From a427ca9355ff4862d547ad0c2f3be2569ad857ae Mon Sep 17 00:00:00 2001
From: svlandeg <sofie.vanlandeghem@gmail.com>
Date: Fri, 19 Jun 2020 11:31:01 +0200
Subject: [PATCH] clean up

---
 spacy/language.py          | 14 --------------
 spacy/syntax/arc_eager.pyx |  6 +++---
 spacy/syntax/nonproj.pyx   |  4 ++--
 spacy/tests/test_gold.py   |  2 ++
 4 files changed, 7 insertions(+), 19 deletions(-)

diff --git a/spacy/language.py b/spacy/language.py
index c168afeea..b9a84e1bb 100644
--- a/spacy/language.py
+++ b/spacy/language.py
@@ -646,20 +646,6 @@ class Language(object):
             sgd(W, dW, key=key)
         return losses
 
-    def preprocess_gold(self, examples):
-        """Can be called before training to pre-process gold data. By default,
-        it handles nonprojectivity and adds missing tags to the tag map.
-
-        examples (iterable): `Example` objects.
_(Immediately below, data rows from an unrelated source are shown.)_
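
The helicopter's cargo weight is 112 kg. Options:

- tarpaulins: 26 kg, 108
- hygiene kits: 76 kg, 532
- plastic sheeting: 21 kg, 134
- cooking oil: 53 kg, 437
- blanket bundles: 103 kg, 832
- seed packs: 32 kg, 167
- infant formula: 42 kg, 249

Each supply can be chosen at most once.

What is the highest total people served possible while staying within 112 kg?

832

By people served per kg: cooking oil 8.25, blanket bundles 8.08, hygiene kits 7.00, plastic sheeting 6.38 lead.
Greedy by ratio would take plastic sheeting + cooking oil + seed packs: 106 kg used, total 738.
Dropping plastic sheeting and cooking oil and seed packs frees 106 kg; slotting in blanket bundles (103 kg) lifts the total to 832 at 103 kg.
Next best is plastic sheeting + cooking oil + seed packs at 738 (106 kg) — short by 94.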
-        YIELDS (tuple): `Example` objects.
-        """
-        # TODO: This is deprecated right?
-        for name, proc in self.pipeline:
-            if hasattr(proc, "preprocess_gold"):
-                examples = proc.preprocess_gold(examples)
-        for eg in examples:
-            yield eg
-
     def begin_training(self, get_examples=None, sgd=None, component_cfg=None, **cfg):
         """Allocate models, pre-process training data and acquire a trainer and
         optimizer. Used as a contextmanager.
diff --git a/spacy/syntax/arc_eager.pyx b/spacy/syntax/arc_eager.pyx
index ea49f50d5..0dfcbf885 100644
--- a/spacy/syntax/arc_eager.pyx
+++ b/spacy/syntax/arc_eager.pyx
@@ -459,9 +459,9 @@ cdef class ArcEager(TransitionSystem):
             actions[RIGHT][label] = 1
             actions[REDUCE][label] = 1
         for example in kwargs.get('gold_parses', []):
-            heads, labels = nonproj.projectivize(example.token_annotation.heads,
-                                                 example.token_annotation.deps)
-            for child, head, label in zip(example.token_annotation.ids, heads, labels):
+            heads, labels = nonproj.projectivize(example.get_aligned("HEAD"),
+                                                 example.get_aligned("DEP"))
+            for child, head, label in zip(example.get_aligned("ID"), heads, labels):
                 if label.upper() == 'ROOT' :
                     label = 'ROOT'
                 if head == child:
diff --git a/spacy/syntax/nonproj.pyx b/spacy/syntax/nonproj.pyx
index 5b1f57d2b..eded53fac 100644
--- a/spacy/syntax/nonproj.pyx
+++ b/spacy/syntax/nonproj.pyx
@@ -78,8 +78,8 @@ def is_decorated(label):
 def count_decorated_labels(gold_data):
     freqs = {}
     for example in gold_data:
-        proj_heads, deco_deps = projectivize(example.token_annotation.heads,
-                                             example.token_annotation.deps)
+        proj_heads, deco_deps = projectivize(example.get_aligned("HEAD"),
+                                             example.get_aligned("DEP"))
         # set the label to ROOT for each root dependent
         deco_deps = ['ROOT' if head == i else deco_deps[i]
                        for i, head in enumerate(proj_heads)]
diff --git a/spacy/tests/test_gold.py b/spacy/tests/test_gold.py
index 9e63f8a98..f76b0c1e1 100644
--- a/spacy/tests/test_gold.py
+++ b/spacy/tests/test_gold.py
@@ -497,6 +497,8 @@ def test_split_sents(merged_dict):
         Doc(nlp.vocab, words=merged_dict["words"], spaces=merged_dict["spaces"]),
         merged_dict
     )
+    assert example.text == "Hi there everyone It is just me"
+
     assert len(get_parses_from_example(
         example,
         merge=False,